Ich verstand nicht, was das für eine Bedeutung hatte. Aber Semetzki fing an zu lachen und erklärte uns:

»Halflinge und Tzygu werden niemals auf derselben Seite in den Krieg ziehen. In einem Wasserloch können nicht gleichzeitig zwei Hechte satt werden. Diese beiden Rassen zugleich als Verbündete zu haben bedeutet, überhaupt keine Hilfe zu erhalten.«

Schnee verzog ihr Gesicht: »Wie habt ihr das geschafft?«

»Warum wohl war ich vor einem Monat auf Neu-Kuweit?«, antwortete Stasj mit einer Gegenfrage.

»Die Umbettung der Asche des Feldmarschalls Charitonow in Agrabad…«, flüsterte Schnee. »Also habt ihr…«

»Wir wussten, dass Sie Geheimverhandlungen mit den Halflingen führten. Und ergriffen die notwendigen Maßnahmen. Es wird ihnen von Nutzen sein, zu erfahren, dass Überraschungen dieser oder jener Art bei Kontaktaufnahme zu einer beliebigen Rasse der Fremden zu erwarten sind.«

Es machte nicht mehr den Eindruck, dass Schnee und die Klone Stasj verhören würden. Die Situation hatte sich verändert. Sogar die Fesseln, die Stasj ans Geländer schmiedeten, erschienen zufällig und ohne jegliche Bedeutung.

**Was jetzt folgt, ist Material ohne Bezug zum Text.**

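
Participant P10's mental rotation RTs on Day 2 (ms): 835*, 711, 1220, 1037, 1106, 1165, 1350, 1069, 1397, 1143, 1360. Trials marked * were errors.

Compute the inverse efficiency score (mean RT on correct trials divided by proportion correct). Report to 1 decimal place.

1271.4 ms

Correct trials (n=10): 711, 1220, 1037, 1106, 1165, 1350, 1069, 1397, 1143, 1360
Mean correct RT = 11558/10 = 1155.8000 ms
Proportion correct = 10/11
IES = 1155.8000 / (10/11) = 1271.380 ms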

»Schweig, Stasj!«, schrie ihn Alex plötzlich an. »Was enthüllst du hier alles!«

»Ruhe, Praktikant!«, stoppte ihn Stasj. »Alles hat seine Richtigkeit.«

Aber Alex trat plötzlich auf Stasj zu, holte aus und schlug ihm ins Gesicht!

Und bekam von Stasj augenblicklich so eine Ohrfeige verpasst, dass er auf den Boden schlug. Hinter mir hörte ich Lärm. Ich schaute mich um — einige Wächter zielten auf Alex, zwei liefen auf uns zu. Schnee zwang sie durch eine befehlende Geste innezuhalten.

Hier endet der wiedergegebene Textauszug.